Melanotan II is not an FDA-approved drug for any indication. The FDA has taken enforcement action against companies marketing Melanotan II as a tanning product, sending warning letters for marketing an unapproved new drug. Possession and personal use by individuals has not been a common enforcement target, but the regulatory status is unambiguously gray.
The general availability of "research peptides" through online suppliers exists in a legal space that is contested but not clearly illegal at the individual possession level. The sale for human use is generally considered a violation of FDA regulations.
Europe and Other Jurisdictions
Scenesse is approved in the EU (via the European Medicines Agency) for EPP. Outside of the approved indication, the regulatory status of Melanotan peptides across EU member states is variable.
In Australia, afamelanotide went through a specific approval process via the TGA. Melanotan II availability has been subject to regulatory scrutiny similar to the US.
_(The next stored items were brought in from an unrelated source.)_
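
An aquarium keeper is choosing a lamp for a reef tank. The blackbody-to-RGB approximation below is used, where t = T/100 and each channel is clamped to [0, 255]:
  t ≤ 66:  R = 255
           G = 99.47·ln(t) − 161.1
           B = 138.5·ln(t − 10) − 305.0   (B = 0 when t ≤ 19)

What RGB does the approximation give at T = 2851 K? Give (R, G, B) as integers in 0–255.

(255, 172, 99)

t = 2851/100 = 28.51; the t ≤ 66 branch applies.
R = 255 by definition for t ≤ 66.
G = 99.47·ln 28.51 − 161.1 = 99.47·3.3503 − 161.1 = 172.150.
B = 138.5·ln(28.51 − 10) − 305.0 = 138.5·ln 18.51 − 305.0 = 138.5·2.9183 − 305.0 = 99.186.
Rounded: (255, 172, 99).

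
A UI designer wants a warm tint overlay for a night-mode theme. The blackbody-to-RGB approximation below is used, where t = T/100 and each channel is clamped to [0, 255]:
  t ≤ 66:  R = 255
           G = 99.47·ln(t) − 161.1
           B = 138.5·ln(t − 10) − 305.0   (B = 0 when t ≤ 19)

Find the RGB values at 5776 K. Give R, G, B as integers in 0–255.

t = 5776/100 = 57.76; the t ≤ 66 branch applies.
R = 255 by definition for t ≤ 66.
G = 99.47·ln 57.76 − 161.1 = 99.47·4.0563 − 161.1 = 242.380.
B = 138.5·ln(57.76 − 10) − 305.0 = 138.5·ln 47.76 − 305.0 = 138.5·3.8662 − 305.0 = 230.467.
Rounded: (255, 242, 230).

R=255, G=242, B=230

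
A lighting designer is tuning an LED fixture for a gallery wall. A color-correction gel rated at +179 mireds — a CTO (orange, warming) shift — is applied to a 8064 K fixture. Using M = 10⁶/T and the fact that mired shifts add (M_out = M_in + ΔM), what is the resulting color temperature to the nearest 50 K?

M_in = 10⁶/8064 = 124.01 mireds.
M_out = 124.01 + (+179) = 303.01 mireds.
T_out = 10⁶/303.01 = 3300.2 K → 3300 K.

3300 K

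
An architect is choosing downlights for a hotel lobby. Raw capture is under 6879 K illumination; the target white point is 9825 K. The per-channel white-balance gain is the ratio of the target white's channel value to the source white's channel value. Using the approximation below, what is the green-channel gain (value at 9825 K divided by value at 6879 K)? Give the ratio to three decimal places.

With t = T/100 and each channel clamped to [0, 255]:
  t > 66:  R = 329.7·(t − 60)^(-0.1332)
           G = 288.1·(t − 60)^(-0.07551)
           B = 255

At 6879 K (t = 68.79):
  G = 288.1·(68.79 − 60)^(-0.07551) = 288.1·8.79^(-0.07551) = 288.1·0.84863 = 244.491.
At 9825 K (t = 98.25):
  G = 288.1·(98.25 − 60)^(-0.07551) = 288.1·38.25^(-0.07551) = 288.1·0.75944 = 218.796.
Gain = 218.796 / 244.491 = 0.8949 → 0.895.

0.895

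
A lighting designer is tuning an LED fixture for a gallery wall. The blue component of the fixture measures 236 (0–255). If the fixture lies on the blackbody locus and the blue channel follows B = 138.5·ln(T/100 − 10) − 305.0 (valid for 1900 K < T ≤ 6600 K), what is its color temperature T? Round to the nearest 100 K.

ln(t − 10) = (236 + 305.0) / 138.5 = 3.9061.
t − 10 = e^3.9061 = 49.707, so t = 59.707.
T = 100·t = 5971 K → 6000 K to the nearest 100 K.

6000 K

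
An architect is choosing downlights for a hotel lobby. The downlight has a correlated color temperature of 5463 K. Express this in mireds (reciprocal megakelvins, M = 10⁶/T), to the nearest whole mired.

183 mireds

M = 10⁶ / 5463 = 183.050 → 183 mireds.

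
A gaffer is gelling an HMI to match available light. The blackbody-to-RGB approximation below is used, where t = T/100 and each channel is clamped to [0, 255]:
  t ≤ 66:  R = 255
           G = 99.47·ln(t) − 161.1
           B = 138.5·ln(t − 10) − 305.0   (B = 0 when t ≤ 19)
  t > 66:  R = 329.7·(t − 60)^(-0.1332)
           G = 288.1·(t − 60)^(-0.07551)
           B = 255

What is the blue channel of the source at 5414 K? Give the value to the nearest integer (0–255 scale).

t = 5414/100 = 54.14; the t ≤ 66 branch applies.
B = 138.5·ln(54.14 − 10) − 305.0 = 138.5·ln 44.14 − 305.0 = 138.5·3.7874 − 305.0 = 219.550.
Rounded: 220.

220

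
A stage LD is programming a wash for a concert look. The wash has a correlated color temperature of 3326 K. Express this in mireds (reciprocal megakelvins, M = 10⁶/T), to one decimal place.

M = 10⁶ / 3326 = 300.661 → 300.7 mireds.

300.7 mireds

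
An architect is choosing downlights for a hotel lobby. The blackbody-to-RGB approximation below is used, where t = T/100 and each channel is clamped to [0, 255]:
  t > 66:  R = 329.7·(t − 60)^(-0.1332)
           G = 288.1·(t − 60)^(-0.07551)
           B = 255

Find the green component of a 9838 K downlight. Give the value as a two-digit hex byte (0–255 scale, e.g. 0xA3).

0xDB

t = 9838/100 = 98.38; the t > 66 branch applies.
G = 288.1·(98.38 − 60)^(-0.07551) = 288.1·38.38^(-0.07551) = 288.1·0.75925 = 218.740.
Rounded: 219; in hex, 0xDB.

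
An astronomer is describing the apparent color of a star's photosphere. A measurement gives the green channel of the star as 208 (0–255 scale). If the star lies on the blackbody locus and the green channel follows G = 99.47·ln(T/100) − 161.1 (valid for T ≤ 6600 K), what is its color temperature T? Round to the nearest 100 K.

ln t = (208 + 161.1) / 99.47 = 3.7107.
t = e^3.7107 = 40.881.
T = 100·t = 4088 K → 4100 K to the nearest 100 K.

4100 K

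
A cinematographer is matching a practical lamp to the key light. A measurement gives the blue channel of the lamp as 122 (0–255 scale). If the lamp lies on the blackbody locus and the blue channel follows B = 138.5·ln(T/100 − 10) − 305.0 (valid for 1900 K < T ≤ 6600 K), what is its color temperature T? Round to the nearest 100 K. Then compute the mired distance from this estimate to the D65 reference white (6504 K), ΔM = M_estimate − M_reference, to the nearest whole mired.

ln(t − 10) = (122 + 305.0) / 138.5 = 3.0830.
t − 10 = e^3.0830 = 21.824, so t = 31.824.
T = 100·t = 3182 K → 3200 K to the nearest 100 K.
M_estimate = 10⁶/3200 = 312.50; M_reference = 10⁶/6504 = 153.75.
ΔM = 312.50 − 153.75 = 158.75 → +159 mireds.

+159 mireds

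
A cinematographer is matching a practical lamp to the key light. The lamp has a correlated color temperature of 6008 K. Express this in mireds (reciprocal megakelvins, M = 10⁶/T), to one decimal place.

166.4 mireds

M = 10⁶ / 6008 = 166.445 → 166.4 mireds.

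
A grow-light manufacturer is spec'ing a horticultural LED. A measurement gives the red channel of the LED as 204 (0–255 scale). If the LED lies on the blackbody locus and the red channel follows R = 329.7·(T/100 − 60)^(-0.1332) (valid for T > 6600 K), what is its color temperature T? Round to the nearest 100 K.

(t − 60)^(-0.1332) = 204/329.7 = 0.61874.
t − 60 = 0.61874^(1/-0.1332) = 0.61874^(-7.508) = 36.748, so t = 96.748.
T = 100·t = 9675 K → 9700 K to the nearest 100 K.

9700 K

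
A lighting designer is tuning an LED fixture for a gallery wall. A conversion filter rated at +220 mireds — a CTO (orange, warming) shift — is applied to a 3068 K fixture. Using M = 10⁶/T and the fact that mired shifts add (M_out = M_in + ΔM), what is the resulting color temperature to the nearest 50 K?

1850 K

M_in = 10⁶/3068 = 325.95 mireds.
M_out = 325.95 + (+220) = 545.95 mireds.
T_out = 10⁶/545.95 = 1831.7 K → 1850 K.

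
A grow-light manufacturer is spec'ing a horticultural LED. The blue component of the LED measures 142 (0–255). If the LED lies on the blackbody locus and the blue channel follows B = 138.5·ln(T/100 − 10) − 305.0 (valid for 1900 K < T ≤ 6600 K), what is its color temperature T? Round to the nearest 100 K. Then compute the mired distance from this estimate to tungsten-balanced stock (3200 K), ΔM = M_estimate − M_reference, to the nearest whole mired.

ln(t − 10) = (142 + 305.0) / 138.5 = 3.2274.
t − 10 = e^3.2274 = 25.215, so t = 35.215.
T = 100·t = 3521 K → 3500 K to the nearest 100 K.
M_estimate = 10⁶/3500 = 285.71; M_reference = 10⁶/3200 = 312.50.
ΔM = 285.71 − 312.50 = -26.79 → -27 mireds.

-27 mireds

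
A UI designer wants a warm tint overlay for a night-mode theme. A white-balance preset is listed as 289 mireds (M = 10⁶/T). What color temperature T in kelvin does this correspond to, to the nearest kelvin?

T = 10⁶ / 289 = 3460.21 K → 3460 K.

3460 K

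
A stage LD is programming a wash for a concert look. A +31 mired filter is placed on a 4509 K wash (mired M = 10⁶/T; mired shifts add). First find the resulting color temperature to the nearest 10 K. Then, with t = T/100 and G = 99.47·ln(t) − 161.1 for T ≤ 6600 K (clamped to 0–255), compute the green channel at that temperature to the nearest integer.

M_in = 10⁶/4509 = 221.78; M_out = 221.78 + (+31) = 252.78.
T_out = 10⁶/252.78 = 3956.0 K → 3960 K; t = 39.6.
G = 99.47·ln 39.6 − 161.1 = 99.47·3.6788 − 161.1 = 204.833.
Rounded: 205.

205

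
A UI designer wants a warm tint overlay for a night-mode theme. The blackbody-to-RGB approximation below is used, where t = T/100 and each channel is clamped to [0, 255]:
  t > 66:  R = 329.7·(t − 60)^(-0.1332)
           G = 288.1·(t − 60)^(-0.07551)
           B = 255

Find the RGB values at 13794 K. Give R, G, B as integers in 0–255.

R=185, G=207, B=255

t = 13794/100 = 137.94; the t > 66 branch applies.
R = 329.7·(137.94 − 60)^(-0.1332) = 329.7·77.94^(-0.1332) = 329.7·0.55978 = 184.560.
G = 288.1·(137.94 − 60)^(-0.07551) = 288.1·77.94^(-0.07551) = 288.1·0.71970 = 207.346.
B = 255 by definition for t > 66.
Rounded: (185, 207, 255).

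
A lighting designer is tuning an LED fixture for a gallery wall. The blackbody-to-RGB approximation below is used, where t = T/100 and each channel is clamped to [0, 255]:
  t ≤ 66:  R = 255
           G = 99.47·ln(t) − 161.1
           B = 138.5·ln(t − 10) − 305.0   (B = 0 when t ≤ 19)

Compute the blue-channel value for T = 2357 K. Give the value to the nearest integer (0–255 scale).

56

t = 2357/100 = 23.57; the t ≤ 66 branch applies.
B = 138.5·ln(23.57 − 10) − 305.0 = 138.5·ln 13.57 − 305.0 = 138.5·2.6079 − 305.0 = 56.189.
Rounded: 56.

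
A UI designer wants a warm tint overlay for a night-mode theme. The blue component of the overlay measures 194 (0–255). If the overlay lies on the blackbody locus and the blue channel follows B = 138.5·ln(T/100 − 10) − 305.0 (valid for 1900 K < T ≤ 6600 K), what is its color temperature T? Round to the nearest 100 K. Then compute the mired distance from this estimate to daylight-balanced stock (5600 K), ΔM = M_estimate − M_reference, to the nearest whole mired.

+34 mireds

ln(t − 10) = (194 + 305.0) / 138.5 = 3.6029.
t − 10 = e^3.6029 = 36.704, so t = 46.704.
T = 100·t = 4670 K → 4700 K to the nearest 100 K.
M_estimate = 10⁶/4700 = 212.77; M_reference = 10⁶/5600 = 178.57.
ΔM = 212.77 − 178.57 = 34.19 → +34 mireds.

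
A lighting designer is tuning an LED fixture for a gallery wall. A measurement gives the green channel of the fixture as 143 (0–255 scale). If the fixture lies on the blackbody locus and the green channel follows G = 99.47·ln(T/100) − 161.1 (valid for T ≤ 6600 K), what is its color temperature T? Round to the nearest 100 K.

2100 K

ln t = (143 + 161.1) / 99.47 = 3.0572.
t = e^3.0572 = 21.268.
T = 100·t = 2127 K → 2100 K to the nearest 100 K.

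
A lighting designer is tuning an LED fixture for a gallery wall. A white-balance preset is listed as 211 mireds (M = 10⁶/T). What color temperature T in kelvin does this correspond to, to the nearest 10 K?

4740 K

T = 10⁶ / 211 = 4739.34 K → 4740 K.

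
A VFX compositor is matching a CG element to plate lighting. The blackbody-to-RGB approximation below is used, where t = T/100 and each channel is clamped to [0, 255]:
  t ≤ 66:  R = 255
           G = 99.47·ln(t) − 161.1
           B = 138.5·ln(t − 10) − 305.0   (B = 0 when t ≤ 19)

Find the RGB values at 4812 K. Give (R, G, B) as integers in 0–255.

t = 4812/100 = 48.12; the t ≤ 66 branch applies.
R = 255 by definition for t ≤ 66.
G = 99.47·ln 48.12 − 161.1 = 99.47·3.8737 − 161.1 = 224.217.
B = 138.5·ln(48.12 − 10) − 305.0 = 138.5·ln 38.12 − 305.0 = 138.5·3.6407 − 305.0 = 199.242.
Rounded: (255, 224, 199).

(255, 224, 199)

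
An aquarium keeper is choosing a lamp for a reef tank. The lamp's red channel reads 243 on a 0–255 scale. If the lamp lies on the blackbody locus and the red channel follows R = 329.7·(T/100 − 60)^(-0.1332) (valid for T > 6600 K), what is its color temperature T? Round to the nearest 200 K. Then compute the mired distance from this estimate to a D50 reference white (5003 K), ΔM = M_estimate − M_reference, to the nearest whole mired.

-57 mireds

(t − 60)^(-0.1332) = 243/329.7 = 0.73703.
t − 60 = 0.73703^(1/-0.1332) = 0.73703^(-7.508) = 9.882, so t = 69.882.
T = 100·t = 6988 K → 7000 K to the nearest 200 K.
M_estimate = 10⁶/7000 = 142.86; M_reference = 10⁶/5003 = 199.88.
ΔM = 142.86 − 199.88 = -57.02 → -57 mireds.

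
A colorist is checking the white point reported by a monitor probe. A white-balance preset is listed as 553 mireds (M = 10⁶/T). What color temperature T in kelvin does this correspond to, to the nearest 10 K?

1810 K

T = 10⁶ / 553 = 1808.32 K → 1810 K.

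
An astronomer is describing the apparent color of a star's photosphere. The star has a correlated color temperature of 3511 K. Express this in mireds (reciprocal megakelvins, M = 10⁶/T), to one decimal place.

M = 10⁶ / 3511 = 284.819 → 284.8 mireds.

284.8 mireds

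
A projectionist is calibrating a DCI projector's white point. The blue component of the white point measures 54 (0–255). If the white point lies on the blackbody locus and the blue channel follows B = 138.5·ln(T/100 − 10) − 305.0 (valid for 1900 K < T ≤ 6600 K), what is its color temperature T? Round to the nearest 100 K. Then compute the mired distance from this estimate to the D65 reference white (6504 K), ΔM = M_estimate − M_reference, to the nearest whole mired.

ln(t − 10) = (54 + 305.0) / 138.5 = 2.5921.
t − 10 = e^2.5921 = 13.357, so t = 23.357.
T = 100·t = 2336 K → 2300 K to the nearest 100 K.
M_estimate = 10⁶/2300 = 434.78; M_reference = 10⁶/6504 = 153.75.
ΔM = 434.78 − 153.75 = 281.03 → +281 mireds.

+281 mireds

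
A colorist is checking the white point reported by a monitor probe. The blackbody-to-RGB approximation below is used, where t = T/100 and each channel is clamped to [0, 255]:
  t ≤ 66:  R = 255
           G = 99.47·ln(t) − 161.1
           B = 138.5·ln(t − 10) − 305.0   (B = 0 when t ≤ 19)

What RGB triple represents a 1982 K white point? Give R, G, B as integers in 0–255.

R=255, G=136, B=11

t = 1982/100 = 19.82; the t ≤ 66 branch applies.
R = 255 by definition for t ≤ 66.
G = 99.47·ln 19.82 − 161.1 = 99.47·2.9867 − 161.1 = 135.986.
B = 138.5·ln(19.82 − 10) − 305.0 = 138.5·ln 9.82 − 305.0 = 138.5·2.2844 − 305.0 = 11.392.
Rounded: (255, 136, 11).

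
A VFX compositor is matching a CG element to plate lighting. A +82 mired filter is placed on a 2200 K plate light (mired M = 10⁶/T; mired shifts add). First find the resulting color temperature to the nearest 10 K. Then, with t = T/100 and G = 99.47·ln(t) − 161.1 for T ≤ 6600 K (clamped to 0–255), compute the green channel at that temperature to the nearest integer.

130

M_in = 10⁶/2200 = 454.55; M_out = 454.55 + (+82) = 536.55.
T_out = 10⁶/536.55 = 1863.8 K → 1860 K; t = 18.6.
G = 99.47·ln 18.6 − 161.1 = 99.47·2.9232 − 161.1 = 129.667.
Rounded: 130.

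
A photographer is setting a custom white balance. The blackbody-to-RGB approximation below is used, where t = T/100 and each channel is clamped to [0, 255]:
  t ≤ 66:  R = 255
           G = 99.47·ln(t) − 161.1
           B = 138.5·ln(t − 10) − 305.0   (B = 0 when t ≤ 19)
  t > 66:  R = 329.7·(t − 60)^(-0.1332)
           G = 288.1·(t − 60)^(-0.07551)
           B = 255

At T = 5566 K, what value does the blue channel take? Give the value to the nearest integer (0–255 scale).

224

t = 5566/100 = 55.66; the t ≤ 66 branch applies.
B = 138.5·ln(55.66 − 10) − 305.0 = 138.5·ln 45.66 − 305.0 = 138.5·3.8212 − 305.0 = 224.239.
Rounded: 224.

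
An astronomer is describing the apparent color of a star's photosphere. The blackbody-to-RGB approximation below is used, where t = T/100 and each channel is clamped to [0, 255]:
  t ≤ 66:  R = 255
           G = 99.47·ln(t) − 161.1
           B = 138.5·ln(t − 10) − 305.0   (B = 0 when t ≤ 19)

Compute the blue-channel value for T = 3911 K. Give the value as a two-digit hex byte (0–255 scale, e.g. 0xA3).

0xA2

t = 3911/100 = 39.11; the t ≤ 66 branch applies.
B = 138.5·ln(39.11 − 10) − 305.0 = 138.5·ln 29.11 − 305.0 = 138.5·3.3711 − 305.0 = 161.895.
Rounded: 162; in hex, 0xA2.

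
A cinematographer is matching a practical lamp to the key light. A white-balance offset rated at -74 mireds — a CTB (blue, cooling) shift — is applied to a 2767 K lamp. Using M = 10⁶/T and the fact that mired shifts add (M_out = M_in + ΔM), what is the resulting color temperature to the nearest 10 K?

M_in = 10⁶/2767 = 361.40 mireds.
M_out = 361.40 + (-74) = 287.40 mireds.
T_out = 10⁶/287.40 = 3479.4 K → 3480 K.

3480 K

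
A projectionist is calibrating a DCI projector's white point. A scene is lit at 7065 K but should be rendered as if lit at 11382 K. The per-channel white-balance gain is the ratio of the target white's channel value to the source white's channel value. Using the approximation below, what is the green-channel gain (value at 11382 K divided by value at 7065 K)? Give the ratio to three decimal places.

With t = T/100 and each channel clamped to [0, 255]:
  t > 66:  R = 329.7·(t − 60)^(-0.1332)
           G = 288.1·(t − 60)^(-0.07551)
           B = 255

At 7065 K (t = 70.65):
  G = 288.1·(70.65 − 60)^(-0.07551) = 288.1·10.65^(-0.07551) = 288.1·0.83642 = 240.973.
At 11382 K (t = 113.82):
  G = 288.1·(113.82 − 60)^(-0.07551) = 288.1·53.82^(-0.07551) = 288.1·0.74011 = 213.226.
Gain = 213.226 / 240.973 = 0.8849 → 0.885.

0.885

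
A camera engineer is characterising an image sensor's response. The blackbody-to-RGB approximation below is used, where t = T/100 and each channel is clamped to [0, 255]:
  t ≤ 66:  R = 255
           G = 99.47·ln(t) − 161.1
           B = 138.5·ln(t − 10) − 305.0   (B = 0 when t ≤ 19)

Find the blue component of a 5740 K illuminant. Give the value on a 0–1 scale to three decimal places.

t = 5740/100 = 57.4; the t ≤ 66 branch applies.
B = 138.5·ln(57.4 − 10) − 305.0 = 138.5·ln 47.4 − 305.0 = 138.5·3.8586 − 305.0 = 229.419.
On a 0–1 scale: 229.419/255 = 0.8997 → 0.900.

0.900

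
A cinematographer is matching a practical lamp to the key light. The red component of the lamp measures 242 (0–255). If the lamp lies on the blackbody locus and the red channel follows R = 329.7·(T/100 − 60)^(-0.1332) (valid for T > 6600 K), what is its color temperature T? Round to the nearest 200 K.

(t − 60)^(-0.1332) = 242/329.7 = 0.73400.
t − 60 = 0.73400^(1/-0.1332) = 0.73400^(-7.508) = 10.193, so t = 70.193.
T = 100·t = 7019 K → 7000 K to the nearest 200 K.

7000 K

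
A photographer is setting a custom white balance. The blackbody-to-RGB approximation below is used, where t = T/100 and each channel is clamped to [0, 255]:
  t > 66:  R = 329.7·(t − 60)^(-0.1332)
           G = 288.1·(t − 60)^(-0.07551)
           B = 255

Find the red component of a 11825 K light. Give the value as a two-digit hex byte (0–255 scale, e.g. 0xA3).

0xC0

t = 11825/100 = 118.25; the t > 66 branch applies.
R = 329.7·(118.25 − 60)^(-0.1332) = 329.7·58.25^(-0.1332) = 329.7·0.58192 = 191.859.
Rounded: 192; in hex, 0xC0.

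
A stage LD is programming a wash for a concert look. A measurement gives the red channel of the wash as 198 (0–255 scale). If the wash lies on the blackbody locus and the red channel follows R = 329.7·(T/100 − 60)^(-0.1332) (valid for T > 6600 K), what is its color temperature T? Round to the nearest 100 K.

10600 K

(t − 60)^(-0.1332) = 198/329.7 = 0.60055.
t − 60 = 0.60055^(1/-0.1332) = 0.60055^(-7.508) = 45.980, so t = 105.980.
T = 100·t = 10598 K → 10600 K to the nearest 100 K.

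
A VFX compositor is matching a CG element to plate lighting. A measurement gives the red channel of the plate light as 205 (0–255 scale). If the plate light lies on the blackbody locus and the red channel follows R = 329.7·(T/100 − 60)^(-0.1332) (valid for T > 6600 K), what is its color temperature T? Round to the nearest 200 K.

9600 K

(t − 60)^(-0.1332) = 205/329.7 = 0.62178.
t − 60 = 0.62178^(1/-0.1332) = 0.62178^(-7.508) = 35.423, so t = 95.423.
T = 100·t = 9542 K → 9600 K to the nearest 200 K.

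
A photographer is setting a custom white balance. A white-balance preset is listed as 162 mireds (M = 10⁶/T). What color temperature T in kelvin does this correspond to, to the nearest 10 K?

6170 K

T = 10⁶ / 162 = 6172.84 K → 6170 K.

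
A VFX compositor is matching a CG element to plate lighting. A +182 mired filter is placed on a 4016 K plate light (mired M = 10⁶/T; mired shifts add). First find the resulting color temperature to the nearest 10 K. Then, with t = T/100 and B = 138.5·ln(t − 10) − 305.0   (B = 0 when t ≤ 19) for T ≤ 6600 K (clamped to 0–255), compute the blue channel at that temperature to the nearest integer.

52

M_in = 10⁶/4016 = 249.00; M_out = 249.00 + (+182) = 431.00.
T_out = 10⁶/431.00 = 2320.2 K → 2320 K; t = 23.2.
B = 138.5·ln(23.2 − 10) − 305.0 = 138.5·ln 13.2 − 305.0 = 138.5·2.5802 − 305.0 = 52.360.
Rounded: 52.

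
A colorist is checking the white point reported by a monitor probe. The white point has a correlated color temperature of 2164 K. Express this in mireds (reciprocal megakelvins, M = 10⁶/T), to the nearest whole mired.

M = 10⁶ / 2164 = 462.107 → 462 mireds.

462 mireds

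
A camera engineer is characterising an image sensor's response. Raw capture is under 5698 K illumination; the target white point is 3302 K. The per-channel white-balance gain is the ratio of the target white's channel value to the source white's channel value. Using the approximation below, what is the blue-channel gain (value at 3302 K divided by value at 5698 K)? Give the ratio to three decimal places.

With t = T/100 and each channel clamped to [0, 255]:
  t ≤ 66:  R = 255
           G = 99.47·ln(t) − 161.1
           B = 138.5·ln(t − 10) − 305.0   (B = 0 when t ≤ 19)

At 5698 K (t = 56.98):
  B = 138.5·ln(56.98 − 10) − 305.0 = 138.5·ln 46.98 − 305.0 = 138.5·3.8497 − 305.0 = 228.186.
At 3302 K (t = 33.02):
  B = 138.5·ln(33.02 − 10) − 305.0 = 138.5·ln 23.02 − 305.0 = 138.5·3.1364 − 305.0 = 129.386.
Gain = 129.386 / 228.186 = 0.5670 → 0.567.

0.567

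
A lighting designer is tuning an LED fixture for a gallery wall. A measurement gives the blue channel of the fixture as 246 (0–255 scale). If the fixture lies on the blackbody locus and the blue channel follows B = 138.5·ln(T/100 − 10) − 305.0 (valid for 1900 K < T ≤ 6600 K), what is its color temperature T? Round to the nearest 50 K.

ln(t − 10) = (246 + 305.0) / 138.5 = 3.9783.
t − 10 = e^3.9783 = 53.428, so t = 63.428.
T = 100·t = 6343 K → 6350 K to the nearest 50 K.

6350 K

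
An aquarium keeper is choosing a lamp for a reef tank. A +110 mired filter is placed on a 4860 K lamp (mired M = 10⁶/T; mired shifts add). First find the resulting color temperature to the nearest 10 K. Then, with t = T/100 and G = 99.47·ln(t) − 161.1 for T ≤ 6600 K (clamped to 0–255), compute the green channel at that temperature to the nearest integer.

183

M_in = 10⁶/4860 = 205.76; M_out = 205.76 + (+110) = 315.76.
T_out = 10⁶/315.76 = 3166.9 K → 3170 K; t = 31.7.
G = 99.47·ln 31.7 − 161.1 = 99.47·3.4563 − 161.1 = 182.700.
Rounded: 183.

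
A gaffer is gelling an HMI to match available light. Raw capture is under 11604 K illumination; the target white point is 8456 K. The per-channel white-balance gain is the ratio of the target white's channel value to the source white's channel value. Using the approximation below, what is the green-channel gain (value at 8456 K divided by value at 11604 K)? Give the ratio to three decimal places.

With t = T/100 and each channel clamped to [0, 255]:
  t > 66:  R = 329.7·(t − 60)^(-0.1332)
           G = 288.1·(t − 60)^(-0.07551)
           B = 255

At 11604 K (t = 116.04):
  G = 288.1·(116.04 − 60)^(-0.07551) = 288.1·56.04^(-0.07551) = 288.1·0.73785 = 212.576.
At 8456 K (t = 84.56):
  G = 288.1·(84.56 − 60)^(-0.07551) = 288.1·24.56^(-0.07551) = 288.1·0.78528 = 226.239.
Gain = 226.239 / 212.576 = 1.0643 → 1.064.

1.064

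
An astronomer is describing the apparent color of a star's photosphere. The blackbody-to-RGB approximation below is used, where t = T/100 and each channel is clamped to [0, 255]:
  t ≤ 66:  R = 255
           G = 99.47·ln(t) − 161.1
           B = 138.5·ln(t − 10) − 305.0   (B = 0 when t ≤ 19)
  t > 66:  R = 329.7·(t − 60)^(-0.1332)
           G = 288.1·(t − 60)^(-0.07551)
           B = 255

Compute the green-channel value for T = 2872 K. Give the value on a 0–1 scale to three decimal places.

t = 2872/100 = 28.72; the t ≤ 66 branch applies.
G = 99.47·ln 28.72 − 161.1 = 99.47·3.3576 − 161.1 = 172.880.
On a 0–1 scale: 172.880/255 = 0.6780 → 0.678.

0.678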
The fact that a compound is widely discussed online and relatively easy to obtain through certain supplier channels does not indicate regulatory approval or legal availability for human use. The regulatory landscape changes — what is nominally tolerated today may be subject to enforcement action tomorrow. Anyone considering off-label use should be aware of the current legal status in their specific jurisdiction.
Bottom Line
Melanotan peptides occupy an interesting and somewhat contradictory position in the research peptide landscape: one variant (afamelanotide/Melanotan I) has FDA approval for a legitimate, narrow clinical indication, while the same compound family is widely used off-label for cosmetic purposes without regulatory authorization or adequate safety data.
What We Know
- Melanotan I (afamelanotide) has a meaningful, FDA-confirmed benefit for EPP patients — this is the clearest evidence of efficacy in the compound family
- Melanotan peptides reliably increase melanin production in humans, with measurable effects on skin pigmentation
- The mechanism — MC1R activation and tyrosinase upregulation — is well-characterized in vitro and in vivo
- Melanotan II has additional CNS effects (arousal, appetite) via MC3R/MC4R, which are documented but not clinically developed
- The photoprotection hypothesis is biologically coherent but not yet confirmed in clinical cancer-prevention trials
What Remains Unproven or Unresolved
- Efficacy of Melanotan I or II for cosmetic tanning use — documented in terms of melanin increase, but without controlled trials specifically for this indication
- Long-term safety of regular use in healthy individuals — essentially no data
- The melanoma concern is real and biologically grounded — the mechanism that increases melanin also stimulates melanocyte proliferation. For individuals with risk factors for skin cancer, this is not dismissible as theoretical
- Quality and safety of off-label peptide products obtained through non-regulated supply chains
- Whether Melanotan use reduces, increases, or has no effect on net skin cancer risk — the UV protection benefit could be partially or fully offset by melanocyte stimulation risks
Melanotan peptides are not fringe compounds — one variant (afamelanotide) is an FDA-approved medicine for patients with a genuinely debilitating condition. The cosmetic tanning use is understandable but carries unresolved safety questions that the approved use does not address. If you're considering Melanotan, especially for cosmetic purposes, the minimum standard should be: dermatologist evaluation before starting, medical supervision during use, and honest assessment of whether the aesthetic benefit justifies the known unknowns. The most defensible use case for these compounds remains their approved clinical application.